Prueba de ello, es lo improvisado de la visita. Para empezar, nos dictó agenda. Vino cuando él quiso, a la hora que él quiso. 

Si ya lo invitamos, apelando a una estrategia muy arriesgada, pues se tendría que haber negociado de antemano, con tiempo, de tal manera que hubiese resultado beneficiosa para México, o al menos para el Presidente.

Nos comió el zorro de Trump. Casi se autoinvitó a la hora que quiso, que hasta sorprendió a sus anfitriones. El mismo Presidente Peña mencionó en la conferencia de prensa que el magnate había reaccionado “muy rápido”. En lugar de contenerlo, improvisamos. 

Vino intempestivamente, y aprovechó su visita para mandar el mensaje de que en México se aceptaban sus ignorantes medidas migratorias, aún siendo más cortés que de costumbre. Pero le dimos trato de Jefe de Estado, cuando no lo es. Le dimos un foro privilegiado que no merecía. 

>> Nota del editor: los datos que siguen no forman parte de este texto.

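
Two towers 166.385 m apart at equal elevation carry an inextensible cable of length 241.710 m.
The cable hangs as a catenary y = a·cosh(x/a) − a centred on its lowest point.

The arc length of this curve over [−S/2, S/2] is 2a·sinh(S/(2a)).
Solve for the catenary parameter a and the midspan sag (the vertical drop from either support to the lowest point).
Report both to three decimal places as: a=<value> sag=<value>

a=53.601 sag=78.607

seed: a₀ = √(S³/(24(L−S))) = √(166.385³/(24·75.325)) = 50.477294
iter 1: u=1.648117  f(a)=+1.092e+01  f'(a)=-3.878e+00  a ← 50.477294 − (+1.092e+01/-3.878e+00) = 53.292581
iter 2: u=1.561052  f(a)=+9.799e-01  f'(a)=-3.210e+00  a ← 53.292581 − (+9.799e-01/-3.210e+00) = 53.597822
iter 3: u=1.552162  f(a)=+9.614e-03  f'(a)=-3.148e+00  a ← 53.597822 − (+9.614e-03/-3.148e+00) = 53.600877
iter 4: u=1.552073  f(a)=+9.456e-07  f'(a)=-3.147e+00  a ← 53.600877 − (+9.456e-07/-3.147e+00) = 53.600877
iter 5: u=1.552073  f(a)=+2.842e-14  f'(a)=-3.147e+00  a ← 53.600877 − (+2.842e-14/-3.147e+00) = 53.600877
converged: |Δa| < 1e-12 after 5 iterations
sag = a·(cosh(S/(2a)) − 1) = 53.600877·(cosh(1.552073) − 1) = 78.607236
T_max/T_min = cosh(S/(2a)) = 2.466529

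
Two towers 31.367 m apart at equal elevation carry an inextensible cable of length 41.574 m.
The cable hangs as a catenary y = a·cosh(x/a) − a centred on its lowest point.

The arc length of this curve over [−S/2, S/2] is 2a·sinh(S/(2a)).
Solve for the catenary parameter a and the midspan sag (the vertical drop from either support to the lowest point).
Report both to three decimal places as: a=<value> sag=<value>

seed: a₀ = √(S³/(24(L−S))) = √(31.367³/(24·10.207)) = 11.224185
iter 1: u=1.397295  f(a)=+1.044e+00  f'(a)=-2.200e+00  a ← 11.224185 − (+1.044e+00/-2.200e+00) = 11.698843
iter 2: u=1.340603  f(a)=+6.988e-02  f'(a)=-1.914e+00  a ← 11.698843 − (+6.988e-02/-1.914e+00) = 11.735351
iter 3: u=1.336432  f(a)=+3.627e-04  f'(a)=-1.894e+00  a ← 11.735351 − (+3.627e-04/-1.894e+00) = 11.735542
iter 4: u=1.336410  f(a)=+9.884e-09  f'(a)=-1.894e+00  a ← 11.735542 − (+9.884e-09/-1.894e+00) = 11.735542
iter 5: u=1.336410  f(a)=+0.000e+00  f'(a)=-1.894e+00  a ← 11.735542 − (+0.000e+00/-1.894e+00) = 11.735542
converged: |Δa| < 1e-12 after 5 iterations
sag = a·(cosh(S/(2a)) − 1) = 11.735542·(cosh(1.336410) − 1) = 12.135409
T_max/T_min = cosh(S/(2a)) = 2.034073

a=11.736 sag=12.135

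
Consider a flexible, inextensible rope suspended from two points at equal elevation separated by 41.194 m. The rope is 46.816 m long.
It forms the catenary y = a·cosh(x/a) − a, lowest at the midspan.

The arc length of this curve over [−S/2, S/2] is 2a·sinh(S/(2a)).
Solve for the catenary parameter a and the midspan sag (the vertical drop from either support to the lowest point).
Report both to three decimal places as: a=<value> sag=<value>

seed: a₀ = √(S³/(24(L−S))) = √(41.194³/(24·5.622)) = 22.761449
iter 1: u=0.904907  f(a)=+2.347e-01  f'(a)=-5.356e-01  a ← 22.761449 − (+2.347e-01/-5.356e-01) = 23.199649
iter 2: u=0.887815  f(a)=+6.950e-03  f'(a)=-5.043e-01  a ← 23.199649 − (+6.950e-03/-5.043e-01) = 23.213429
iter 3: u=0.887288  f(a)=+6.504e-06  f'(a)=-5.034e-01  a ← 23.213429 − (+6.504e-06/-5.034e-01) = 23.213442
iter 4: u=0.887288  f(a)=+5.691e-12  f'(a)=-5.034e-01  a ← 23.213442 − (+5.691e-12/-5.034e-01) = 23.213442
converged: |Δa| < 1e-12 after 4 iterations
sag = a·(cosh(S/(2a)) − 1) = 23.213442·(cosh(0.887288) − 1) = 9.753183
T_max/T_min = cosh(S/(2a)) = 1.420152

a=23.213 sag=9.753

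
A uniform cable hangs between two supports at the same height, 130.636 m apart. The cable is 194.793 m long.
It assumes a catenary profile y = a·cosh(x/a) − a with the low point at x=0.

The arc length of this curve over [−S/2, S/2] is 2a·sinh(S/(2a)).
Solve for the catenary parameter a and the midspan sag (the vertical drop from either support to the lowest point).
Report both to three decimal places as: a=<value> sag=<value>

a=40.588 sag=64.927

seed: a₀ = √(S³/(24(L−S))) = √(130.636³/(24·64.157)) = 38.051052
iter 1: u=1.716589  f(a)=+1.014e+01  f'(a)=-4.476e+00  a ← 38.051052 − (+1.014e+01/-4.476e+00) = 40.317114
iter 2: u=1.620106  f(a)=+9.768e-01  f'(a)=-3.652e+00  a ← 40.317114 − (+9.768e-01/-3.652e+00) = 40.584556
iter 3: u=1.609430  f(a)=+1.119e-02  f'(a)=-3.569e+00  a ← 40.584556 − (+1.119e-02/-3.569e+00) = 40.587691
iter 4: u=1.609306  f(a)=+1.505e-06  f'(a)=-3.568e+00  a ← 40.587691 − (+1.505e-06/-3.568e+00) = 40.587691
iter 5: u=1.609306  f(a)=+5.684e-14  f'(a)=-3.568e+00  a ← 40.587691 − (+5.684e-14/-3.568e+00) = 40.587691
converged: |Δa| < 1e-12 after 5 iterations
sag = a·(cosh(S/(2a)) − 1) = 40.587691·(cosh(1.609306) − 1) = 64.927421
T_max/T_min = cosh(S/(2a)) = 2.599683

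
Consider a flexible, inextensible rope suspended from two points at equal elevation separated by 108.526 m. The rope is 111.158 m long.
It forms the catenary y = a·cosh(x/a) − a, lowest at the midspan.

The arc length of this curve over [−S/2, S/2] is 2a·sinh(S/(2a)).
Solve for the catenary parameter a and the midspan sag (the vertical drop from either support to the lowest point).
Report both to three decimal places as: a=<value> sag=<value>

seed: a₀ = √(S³/(24(L−S))) = √(108.526³/(24·2.632)) = 142.249953
iter 1: u=0.381462  f(a)=+1.922e-02  f'(a)=-3.755e-02  a ← 142.249953 − (+1.922e-02/-3.755e-02) = 142.761746
iter 2: u=0.380095  f(a)=+1.042e-04  f'(a)=-3.714e-02  a ← 142.761746 − (+1.042e-04/-3.714e-02) = 142.764551
iter 3: u=0.380087  f(a)=+3.101e-09  f'(a)=-3.714e-02  a ← 142.764551 − (+3.101e-09/-3.714e-02) = 142.764551
iter 4: u=0.380087  f(a)=-1.421e-14  f'(a)=-3.714e-02  a ← 142.764551 − (-1.421e-14/-3.714e-02) = 142.764551
converged: |Δa| < 1e-12 after 4 iterations
sag = a·(cosh(S/(2a)) − 1) = 142.764551·(cosh(0.380087) − 1) = 10.437088
T_max/T_min = cosh(S/(2a)) = 1.073107

a=142.765 sag=10.437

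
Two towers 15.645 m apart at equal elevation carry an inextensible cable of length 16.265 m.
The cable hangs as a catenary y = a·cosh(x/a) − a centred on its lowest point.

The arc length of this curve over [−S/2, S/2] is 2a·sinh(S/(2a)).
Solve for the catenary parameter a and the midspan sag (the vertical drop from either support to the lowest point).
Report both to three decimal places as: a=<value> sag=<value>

seed: a₀ = √(S³/(24(L−S))) = √(15.645³/(24·0.620)) = 16.042125
iter 1: u=0.487622  f(a)=+7.413e-03  f'(a)=-7.915e-02  a ← 16.042125 − (+7.413e-03/-7.915e-02) = 16.135781
iter 2: u=0.484792  f(a)=+6.542e-05  f'(a)=-7.776e-02  a ← 16.135781 − (+6.542e-05/-7.776e-02) = 16.136622
iter 3: u=0.484767  f(a)=+5.196e-09  f'(a)=-7.775e-02  a ← 16.136622 − (+5.196e-09/-7.775e-02) = 16.136622
iter 4: u=0.484767  f(a)=+0.000e+00  f'(a)=-7.775e-02  a ← 16.136622 − (+0.000e+00/-7.775e-02) = 16.136622
converged: |Δa| < 1e-12 after 4 iterations
sag = a·(cosh(S/(2a)) − 1) = 16.136622·(cosh(0.484767) − 1) = 1.933467
T_max/T_min = cosh(S/(2a)) = 1.119819

a=16.137 sag=1.933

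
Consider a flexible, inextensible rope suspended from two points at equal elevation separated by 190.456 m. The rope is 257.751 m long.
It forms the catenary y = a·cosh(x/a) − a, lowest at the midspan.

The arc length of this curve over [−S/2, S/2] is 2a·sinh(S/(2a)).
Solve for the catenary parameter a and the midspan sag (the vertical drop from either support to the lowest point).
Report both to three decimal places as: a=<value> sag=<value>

seed: a₀ = √(S³/(24(L−S))) = √(190.456³/(24·67.295)) = 65.402593
iter 1: u=1.456028  f(a)=+7.504e+00  f'(a)=-2.529e+00  a ← 65.402593 − (+7.504e+00/-2.529e+00) = 68.370439
iter 2: u=1.392824  f(a)=+5.410e-01  f'(a)=-2.176e+00  a ← 68.370439 − (+5.410e-01/-2.176e+00) = 68.619081
iter 3: u=1.387777  f(a)=+3.295e-03  f'(a)=-2.149e+00  a ← 68.619081 − (+3.295e-03/-2.149e+00) = 68.620614
iter 4: u=1.387746  f(a)=+1.239e-07  f'(a)=-2.149e+00  a ← 68.620614 − (+1.239e-07/-2.149e+00) = 68.620614
iter 5: u=1.387746  f(a)=-5.684e-14  f'(a)=-2.149e+00  a ← 68.620614 − (-5.684e-14/-2.149e+00) = 68.620614
converged: |Δa| < 1e-12 after 5 iterations
sag = a·(cosh(S/(2a)) − 1) = 68.620614·(cosh(1.387746) − 1) = 77.385150
T_max/T_min = cosh(S/(2a)) = 2.127725

a=68.621 sag=77.385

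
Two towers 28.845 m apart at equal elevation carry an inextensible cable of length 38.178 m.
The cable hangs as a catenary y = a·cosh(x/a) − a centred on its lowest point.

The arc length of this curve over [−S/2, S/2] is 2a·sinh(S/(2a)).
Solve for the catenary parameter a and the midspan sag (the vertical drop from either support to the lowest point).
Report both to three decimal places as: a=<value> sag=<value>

seed: a₀ = √(S³/(24(L−S))) = √(28.845³/(24·9.333)) = 10.351173
iter 1: u=1.393320  f(a)=+9.490e-01  f'(a)=-2.179e+00  a ← 10.351173 − (+9.490e-01/-2.179e+00) = 10.786768
iter 2: u=1.337055  f(a)=+6.319e-02  f'(a)=-1.897e+00  a ← 10.786768 − (+6.319e-02/-1.897e+00) = 10.820074
iter 3: u=1.332939  f(a)=+3.244e-04  f'(a)=-1.878e+00  a ← 10.820074 − (+3.244e-04/-1.878e+00) = 10.820247
iter 4: u=1.332918  f(a)=+8.644e-09  f'(a)=-1.878e+00  a ← 10.820247 − (+8.644e-09/-1.878e+00) = 10.820247
iter 5: u=1.332918  f(a)=-1.421e-14  f'(a)=-1.878e+00  a ← 10.820247 − (-1.421e-14/-1.878e+00) = 10.820247
converged: |Δa| < 1e-12 after 5 iterations
sag = a·(cosh(S/(2a)) − 1) = 10.820247·(cosh(1.332918) − 1) = 11.122125
T_max/T_min = cosh(S/(2a)) = 2.027899

a=10.820 sag=11.122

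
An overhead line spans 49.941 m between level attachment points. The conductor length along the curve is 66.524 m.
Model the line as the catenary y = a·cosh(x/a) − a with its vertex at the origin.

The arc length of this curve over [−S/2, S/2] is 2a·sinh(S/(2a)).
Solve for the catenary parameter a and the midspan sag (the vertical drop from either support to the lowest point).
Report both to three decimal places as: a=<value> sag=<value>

seed: a₀ = √(S³/(24(L−S))) = √(49.941³/(24·16.583)) = 17.690849
iter 1: u=1.411492  f(a)=+1.732e+00  f'(a)=-2.276e+00  a ← 17.690849 − (+1.732e+00/-2.276e+00) = 18.452102
iter 2: u=1.353260  f(a)=+1.181e-01  f'(a)=-1.975e+00  a ← 18.452102 − (+1.181e-01/-1.975e+00) = 18.511895
iter 3: u=1.348889  f(a)=+6.376e-04  f'(a)=-1.954e+00  a ← 18.511895 − (+6.376e-04/-1.954e+00) = 18.512221
iter 4: u=1.348866  f(a)=+1.881e-08  f'(a)=-1.954e+00  a ← 18.512221 − (+1.881e-08/-1.954e+00) = 18.512221
iter 5: u=1.348866  f(a)=+0.000e+00  f'(a)=-1.954e+00  a ← 18.512221 − (+0.000e+00/-1.954e+00) = 18.512221
converged: |Δa| < 1e-12 after 5 iterations
sag = a·(cosh(S/(2a)) − 1) = 18.512221·(cosh(1.348866) − 1) = 19.554339
T_max/T_min = cosh(S/(2a)) = 2.056293

a=18.512 sag=19.554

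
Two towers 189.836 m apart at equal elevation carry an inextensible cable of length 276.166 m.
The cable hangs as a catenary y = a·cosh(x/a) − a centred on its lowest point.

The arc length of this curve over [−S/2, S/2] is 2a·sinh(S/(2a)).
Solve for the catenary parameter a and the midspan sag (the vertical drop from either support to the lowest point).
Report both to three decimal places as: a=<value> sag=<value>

a=61.033 sag=89.937

seed: a₀ = √(S³/(24(L−S))) = √(189.836³/(24·86.330)) = 57.462084
iter 1: u=1.651837  f(a)=+1.257e+01  f'(a)=-3.909e+00  a ← 57.462084 − (+1.257e+01/-3.909e+00) = 60.678693
iter 2: u=1.564272  f(a)=+1.133e+00  f'(a)=-3.233e+00  a ← 60.678693 − (+1.133e+00/-3.233e+00) = 61.029089
iter 3: u=1.555291  f(a)=+1.121e-02  f'(a)=-3.170e+00  a ← 61.029089 − (+1.121e-02/-3.170e+00) = 61.032626
iter 4: u=1.555201  f(a)=+1.122e-06  f'(a)=-3.169e+00  a ← 61.032626 − (+1.122e-06/-3.169e+00) = 61.032627
iter 5: u=1.555201  f(a)=+5.684e-14  f'(a)=-3.169e+00  a ← 61.032627 − (+5.684e-14/-3.169e+00) = 61.032627
converged: |Δa| < 1e-12 after 5 iterations
sag = a·(cosh(S/(2a)) − 1) = 61.032627·(cosh(1.555201) − 1) = 89.937226
T_max/T_min = cosh(S/(2a)) = 2.473593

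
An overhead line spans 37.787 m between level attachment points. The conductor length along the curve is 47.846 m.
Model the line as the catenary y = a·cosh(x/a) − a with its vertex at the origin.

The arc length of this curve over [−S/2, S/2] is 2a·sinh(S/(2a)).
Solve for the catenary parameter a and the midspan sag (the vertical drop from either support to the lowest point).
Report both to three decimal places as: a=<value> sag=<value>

a=15.513 sag=12.999

seed: a₀ = √(S³/(24(L−S))) = √(37.787³/(24·10.059)) = 14.949635
iter 1: u=1.263810  f(a)=+8.346e-01  f'(a)=-1.573e+00  a ← 14.949635 − (+8.346e-01/-1.573e+00) = 15.480089
iter 2: u=1.220503  f(a)=+4.648e-02  f'(a)=-1.402e+00  a ← 15.480089 − (+4.648e-02/-1.402e+00) = 15.513227
iter 3: u=1.217896  f(a)=+1.629e-04  f'(a)=-1.393e+00  a ← 15.513227 − (+1.629e-04/-1.393e+00) = 15.513344
iter 4: u=1.217887  f(a)=+2.018e-09  f'(a)=-1.393e+00  a ← 15.513344 − (+2.018e-09/-1.393e+00) = 15.513344
iter 5: u=1.217887  f(a)=+7.105e-15  f'(a)=-1.393e+00  a ← 15.513344 − (+7.105e-15/-1.393e+00) = 15.513344
converged: |Δa| < 1e-12 after 5 iterations
sag = a·(cosh(S/(2a)) − 1) = 15.513344·(cosh(1.217887) − 1) = 12.999351
T_max/T_min = cosh(S/(2a)) = 1.837946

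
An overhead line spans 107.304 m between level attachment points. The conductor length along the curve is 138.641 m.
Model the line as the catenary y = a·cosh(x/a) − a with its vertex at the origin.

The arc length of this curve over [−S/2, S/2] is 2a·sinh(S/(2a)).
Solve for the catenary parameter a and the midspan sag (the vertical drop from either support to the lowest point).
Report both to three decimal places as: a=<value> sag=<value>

seed: a₀ = √(S³/(24(L−S))) = √(107.304³/(24·31.337)) = 40.531207
iter 1: u=1.323721  f(a)=+2.863e+00  f'(a)=-1.835e+00  a ← 40.531207 − (+2.863e+00/-1.835e+00) = 42.091537
iter 2: u=1.274651  f(a)=+1.736e-01  f'(a)=-1.618e+00  a ← 42.091537 − (+1.736e-01/-1.618e+00) = 42.198817
iter 3: u=1.271410  f(a)=+7.298e-04  f'(a)=-1.605e+00  a ← 42.198817 − (+7.298e-04/-1.605e+00) = 42.199272
iter 4: u=1.271396  f(a)=+1.301e-08  f'(a)=-1.605e+00  a ← 42.199272 − (+1.301e-08/-1.605e+00) = 42.199272
iter 5: u=1.271396  f(a)=+0.000e+00  f'(a)=-1.605e+00  a ← 42.199272 − (+0.000e+00/-1.605e+00) = 42.199272
converged: |Δa| < 1e-12 after 5 iterations
sag = a·(cosh(S/(2a)) − 1) = 42.199272·(cosh(1.271396) − 1) = 38.955582
T_max/T_min = cosh(S/(2a)) = 1.923134

a=42.199 sag=38.956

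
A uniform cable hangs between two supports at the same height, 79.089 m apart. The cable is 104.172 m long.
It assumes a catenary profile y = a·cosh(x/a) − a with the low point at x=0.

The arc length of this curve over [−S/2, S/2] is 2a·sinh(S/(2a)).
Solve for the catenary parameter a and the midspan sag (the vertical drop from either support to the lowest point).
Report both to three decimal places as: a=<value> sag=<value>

a=29.942 sag=30.137

seed: a₀ = √(S³/(24(L−S))) = √(79.089³/(24·25.083)) = 28.666770
iter 1: u=1.379454  f(a)=+2.498e+00  f'(a)=-2.106e+00  a ← 28.666770 − (+2.498e+00/-2.106e+00) = 29.852456
iter 2: u=1.324665  f(a)=+1.633e-01  f'(a)=-1.839e+00  a ← 29.852456 − (+1.633e-01/-1.839e+00) = 29.941253
iter 3: u=1.320736  f(a)=+8.063e-04  f'(a)=-1.821e+00  a ← 29.941253 − (+8.063e-04/-1.821e+00) = 29.941696
iter 4: u=1.320717  f(a)=+1.987e-08  f'(a)=-1.821e+00  a ← 29.941696 − (+1.987e-08/-1.821e+00) = 29.941696
iter 5: u=1.320717  f(a)=-2.842e-14  f'(a)=-1.821e+00  a ← 29.941696 − (-2.842e-14/-1.821e+00) = 29.941696
converged: |Δa| < 1e-12 after 5 iterations
sag = a·(cosh(S/(2a)) − 1) = 29.941696·(cosh(1.320717) − 1) = 30.137057
T_max/T_min = cosh(S/(2a)) = 2.006525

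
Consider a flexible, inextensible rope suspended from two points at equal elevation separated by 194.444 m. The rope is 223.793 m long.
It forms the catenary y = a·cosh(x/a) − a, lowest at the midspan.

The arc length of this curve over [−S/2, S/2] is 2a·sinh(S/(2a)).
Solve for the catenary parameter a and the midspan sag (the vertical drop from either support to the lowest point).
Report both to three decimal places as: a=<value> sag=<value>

a=104.399 sag=48.637

seed: a₀ = √(S³/(24(L−S))) = √(194.444³/(24·29.349)) = 102.162037
iter 1: u=0.951645  f(a)=+1.358e+00  f'(a)=-6.283e-01  a ← 102.162037 − (+1.358e+00/-6.283e-01) = 104.323389
iter 2: u=0.931929  f(a)=+4.429e-02  f'(a)=-5.879e-01  a ← 104.323389 − (+4.429e-02/-5.879e-01) = 104.398724
iter 3: u=0.931257  f(a)=+5.064e-05  f'(a)=-5.866e-01  a ← 104.398724 − (+5.064e-05/-5.866e-01) = 104.398810
iter 4: u=0.931256  f(a)=+6.636e-11  f'(a)=-5.866e-01  a ← 104.398810 − (+6.636e-11/-5.866e-01) = 104.398810
iter 5: u=0.931256  f(a)=+0.000e+00  f'(a)=-5.866e-01  a ← 104.398810 − (+0.000e+00/-5.866e-01) = 104.398810
converged: |Δa| < 1e-12 after 5 iterations
sag = a·(cosh(S/(2a)) − 1) = 104.398810·(cosh(0.931256) − 1) = 48.636932
T_max/T_min = cosh(S/(2a)) = 1.465876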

Trump es solo un fanfarrón que sacó del clóset a los xenófobos de EEUU, y que está abajo en las encuestas. 

 ¿No pensaron que pasa si el personaje más odiado de México te da la mano y te dice amigo? 

¡La misma Canciller mexicana estaba de viaje en EEUU, parecía no estar enterada de la visita de Trump! ¿Improvisación? 

Obviamente un Presidente mexicano no puede estar insultando o pateando el trasero a un candidato presidencial de EEUU como sugieren muchos en las redes, que les hubiese gustado ver sangre. 

También es cierto que está en el mejor de los intereses que Trump y el pueblo de los Estados Unidos sepa lo importante que es México para EEUU, y lo que significa ser el primer socio comercial después de Canadá. 

No obstante, no es el Presidente en persona quien se lo tenga que decir, sino los operadores del Presidente. 

De lo contrario, se corren riesgos como lo que pasó. El Donald hizo lo que quiso, aprovechó el foro, no se disculpó, reiteró lo del muro en los Pinos y con el Presidente a un lado, le dio la mano , se tomó la foto que necesitaba para su campaña y se regresó, muy orondo, a Arizona, en donde se pitorreo de nosotros y de nuestro presidente diciendo que los mexicanos iban a pagar el 100% del muro, pero que en realidad no lo sabíamos todavía. 

¿Qué ganamos? 

Supongamos que lo que se quería fue distender el ambiente con el. Ya está más difícil, porque las declaraciones de cada uno ya entraron en colisión y a punto está de pelearse en twitter. 
Le dimos un foro que lo hizo ver presidenciable. Le dimos la oportunidad de mostrar ante sus adeptos, como negociaría a favor de EEUU, si llega a la Presidencia. El presidente mexicano ha sido el único jefe de estado que le ha dado ese privilegio. 

Fuera de eso, su experiencia con personajes en el exterior han sido, como dijo Obama, con Miss Azerbaiyán, Miss Colombia y Miss Indonesia. 

Quizá después de la experiencia, Hillary se la piense dos veces antes de venir. ¿En qué se ganó? 

Como dice Trump, no lo sabemos con claridad todavía. 

¿Los resultados de la visita? Solo asómense a ver la prensa nacional e internacional para contestar esa pregunta.